After trying to take myself out and in the process landing up in hospital, I made my family’s life very stressed. My mother decided to try get some structure into my life (as I had no father figure). My mother spoke to one of my brothers’ teachers and her friend, whom was married to the local Troop Scouter. She organised that I would attend the first meeting of term.
When I first walked into the grounds of 1st Hillcrest Scouts, I felt a mixture of emotions:
1) I was scared that I wouldn’t be good enough and that people would hate me instantly.
2) I was exited and nervous because I was starting a new chapter in my life.
So when I walked into the hall I was shocked at what I saw, there were people my age just standing around having fun. I was confused, I had expected everyone standing in straight lines and the Troop Scouter barking orders with the occasional “Yes Sir!” being shouted here and there. I must have looked a bit lost (it must have been due to the lack of Khaki) because before I could even process and try to run out the door a Scout came over to me to come andshake my hand and welcome me.
When I tried to shake this Scout’s hand I was confused because he had offered his left hand. Knowing what he had done the Scout proceeded in saying,
“We shake with our left hands here because we know we can trust one another. The Zulu warriors carried their shields in their left hands, when they trusted someone to the point that they trusted the person with their life they would put down their shields and shake with their left hands.”
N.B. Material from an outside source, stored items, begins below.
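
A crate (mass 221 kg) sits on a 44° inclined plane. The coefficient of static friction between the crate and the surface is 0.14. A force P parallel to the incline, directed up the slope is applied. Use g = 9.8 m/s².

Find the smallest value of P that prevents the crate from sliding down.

The crate tends to slide down (tan θ > μ_s), so at the point of impending slip friction acts up-slope at its limit: f = μ_s N.
P is parallel to the surface, so N = m g cos θ = 1560 N.
Along the incline: P + μ_s N = m g sin θ, so P = 1500 − 0.14×1560 = 1290 N.

P_min ≈ 1290 N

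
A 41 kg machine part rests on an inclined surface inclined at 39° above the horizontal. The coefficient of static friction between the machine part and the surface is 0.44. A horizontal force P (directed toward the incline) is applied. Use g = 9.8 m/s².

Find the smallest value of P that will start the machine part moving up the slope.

At impending motion up the slope, friction acts down-slope at its limit: f = μ_s N.
Perpendicular to the incline: N = m g cos θ + P sin θ.
Along the incline: P cos θ = m g sin θ + μ_s N = m g sin θ + μ_s (m g cos θ + P sin θ).
Solving, P (cos θ − μ_s sin θ) = m g (sin θ + μ_s cos θ), so P = 41×9.8×(sin 39° + 0.44 cos 39°)/(cos 39° − 0.44 sin 39°) = 402×0.9713/0.5002 = 780 N.

P ≈ 780 N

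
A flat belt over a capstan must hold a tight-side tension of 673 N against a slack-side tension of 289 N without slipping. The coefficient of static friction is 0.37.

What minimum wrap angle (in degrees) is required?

T₂/T₁ = e^{μβ} → β = ln(T₂/T₁)/μ.
β = ln(673/289)/0.37 = 0.8453/0.37 = 2.285 rad.
In degrees: β = 2.285 × 180/π = 131°.

β_min ≈ 131°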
When I processed what had been said I was shocked. How could someone who had never met me before trust me to such and extent and make me feel so “wanted”?
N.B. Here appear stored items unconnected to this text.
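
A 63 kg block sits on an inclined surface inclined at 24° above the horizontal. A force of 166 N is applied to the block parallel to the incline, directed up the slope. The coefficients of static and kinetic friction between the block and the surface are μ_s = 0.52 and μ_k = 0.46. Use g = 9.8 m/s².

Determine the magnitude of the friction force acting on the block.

f ≈ 85.1 N (up the incline)

The normal reaction is N = m g cos θ = 564 N.
Parallel to the incline, ΣF = 0 gives f = m g sin θ − P = 251.1 − 166 = 85.12 N (up-slope positive).
The static-friction ceiling is μ_s N = 0.52 × 564 = 293.3 N.
Since |85.12| ≤ 293.3 N, static friction is sufficient; f equals the required value, not μ_s N.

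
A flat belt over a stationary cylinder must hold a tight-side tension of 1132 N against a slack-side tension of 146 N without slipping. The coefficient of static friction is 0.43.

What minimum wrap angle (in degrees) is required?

T₂/T₁ = e^{μβ} → β = ln(T₂/T₁)/μ.
β = ln(1132/146)/0.43 = 2.048/0.43 = 4.763 rad.
In degrees: β = 4.763 × 180/π = 273°.

β_min ≈ 273°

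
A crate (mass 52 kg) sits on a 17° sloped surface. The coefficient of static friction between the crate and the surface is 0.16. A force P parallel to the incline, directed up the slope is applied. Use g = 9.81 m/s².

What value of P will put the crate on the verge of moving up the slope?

At impending motion up the slope, friction acts down-slope at its limit: f = μ_s N.
P is parallel to the surface, so N = m g cos θ = 488 N.
Along the incline: P = m g sin θ + μ_s N = 149 + 0.16×488 = 227 N.

P ≈ 227 N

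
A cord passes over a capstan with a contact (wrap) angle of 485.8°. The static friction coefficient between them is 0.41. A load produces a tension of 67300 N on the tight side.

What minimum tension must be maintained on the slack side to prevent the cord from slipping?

T_min ≈ 2080 N

Capstan equation at impending slip: T_tight/T_slack = e^{μβ}.
β = 485.8° = 8.479 rad; e^{μβ} = e^{0.41×8.479} = 32.34.
T_slack = T_tight / e^{μβ} = 67300 / 32.34 = 2080 N.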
Well the truth is that when you go to Scouts you don’t become a Scout, you become a family member of the troop and a brother in the world-wide brotherhood of Scouts.
So feeling welcomed and happy for the first time in a while, the meeting started. The troop fell in and the night began. It was the first of many nights that I attended and I only missed meetings if I was deadly sick.
So what has Scouts done for me?
Well in my four years in Scouting, Scouts has done the following and continues to do the following:
- Scouts taught me that no matter what part of the world you come from that you are worth being alive, loved and it was cool to be a part of something good.
- Scouts quickly gave me a reminder course on discipline, respect and where my place was within my new family.
- Scouts gave me hope, something that I had lost a long time before.
- Scouts and Scouting equipped me with the skills to succeed in life.
- Scouts gave me a new purpose in life and pushed me to reach and achieve my goals.
- Scouts has done so much for me that I can’t even list everything.
If I had not joined Scouts I would have ended up worse for wear and I probably wouldn’t be here writing this.
But here I am writing this, to not get sympathy but to inform you of this wonderful thing called Scouts. I strongly encourage any one (no matter were you are from) go get involved in Scouts or the Scouting Movement! Go be a part of something good and make a difference in people’s lives! Just like all the Scouts and Scouters that have made a difference and continue to make a difference in my life.